10 Ocak 2009 Cumartesi

Çokluğa Aldanılmaması

Çokluğa Aldanılmaması Peygamberimiz, seher vakti orduyu savaş düzenine koydu. Bayraktar ve sancaktarlara, bayrak ve sancaklarını verdi. Muhâcirlerin sancağını Hz.Ali'ye, bayraklarını Sa'd ibn-i Ebi Vakkas'a ve Hz.Ömer'e verdi. Hazrecinkini Hubab ibn-i Münzir'e, Evsin sancağını Useyd ibn-i Hudayr'a ve diğer sancakları kabîle reislerine verdi. Kendisi de zırhını ve miğferini giyerek devesine bindi. Müslümanları harbe teşvik etti. Sadakat ve bağlılık gösterirler, güçlüklere göğüs gererek sebat ederlerse, fetih ve zafere kavuşacaklarını müjdeledi.
Müslümanlar, daha önce hiç görmedikleri çokluk ve kalabalıklarını görünce, biraz kendilerine güvendiler. Baştan aşağı silahlanmış askerlerin yürüyüşünden çöl âdeta titriyordu. «Artık bize azlık yüzünden mağlup olmak yok. Bu ordu hiç mağlub olur mu?» diye düşünenler olmuştu.
Huneyn vâdisine, sabahın alacakaranlığında savaş düzeni hâlinde inilmeğe başlanmıştı ki, vâdinin etrafında pusu kurmuş olan düşmanın çenberine düşüldü. Gururlanmak Müslümanlara ve hele hele şerefli Eshaba hiç yakışmayacağı için Mevlâmız bu durumu hem onlara ve hem de onların şahsında kıyamete kadar gelecek olan bütün Müslümanlara ibretli bir ders kıldı.
Gururla laf söyleyen Müslümanlar, daha sözlerini bitirmeden, düşman, boğazın dar yerindeki pususundan kalkarak Müslümanları ok yağmuruna tuttu. Bu âni karşılaşmadan sonra, Müslümanların ordusunda bir bozgun baş gösterdi. Peygamberimiz'le birlikte gelip, Müslümanların bozguna uğradıklarını gören bâzı Mekkeliler, (kalbinde henüz Müslümanlık kökleşmemiş olan yeni Müslümanlardan bâzıları) kendi aralarında konuşmağa başladılar.
Ebû Süfyan; "Bu bozgunun denize kadar önü alınmaz" dedi.
Birisi de; "Bugün sihir bozuldu." demişti.
Süheyl ibn-i Ömer; "Muhammed ve Eshab'ı bir daha düzelemez, savaşamaz" dedi.
Ikrime ibn-i Ebû Cehil; "Bu, yerinde bir söz değildir. İşler ancak Allâh'ın elindedir.
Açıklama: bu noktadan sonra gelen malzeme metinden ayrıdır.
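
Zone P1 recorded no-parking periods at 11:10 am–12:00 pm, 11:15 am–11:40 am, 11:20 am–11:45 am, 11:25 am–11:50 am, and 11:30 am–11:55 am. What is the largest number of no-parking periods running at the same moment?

5

Sweep endpoints in order; track running count of active intervals.
Peak of 5 reached at 11:30 am.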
Muhammed (S.A.V)'in elinde bir şey yoktur. Bugün harp, O'nun aleyhine ise, yarın muhakkak O'nun lehine olacaktır." dedi.
Allâh'ın Yüce Peygamberi, harp meydanında Hz.Ebû Bekir, Hz.Ömer, Hz.Ali, Hz.Abbas... (R.A.) ile kalıverdi. Kaçanlar mağlubiyet ve bozgun haberini Mekke'ye ulaştırdı.
Allâh'ın Nusreti İle Müslümanların Tekrar Toparlanması
Bu karışık durumda Peygamber Efendimiz, kaçanları durdurmağa çalışıyor, koca bir düşman ordusu karşısında yalnız kaldığı halde yine dâvasından dönmüyor, hak dâvasında sabit olduğunu ısrarla belirtiyor, düşmanlara ve kaçanlara karşı sağına soluna dönerek; "Enen'nebiy lâ kizib, enebnü Abdülmuttalib lâ kizib" diye haykırıyordu. Fakat, kaçışanlardan hiçbirinin döndüğünü görmüyordu.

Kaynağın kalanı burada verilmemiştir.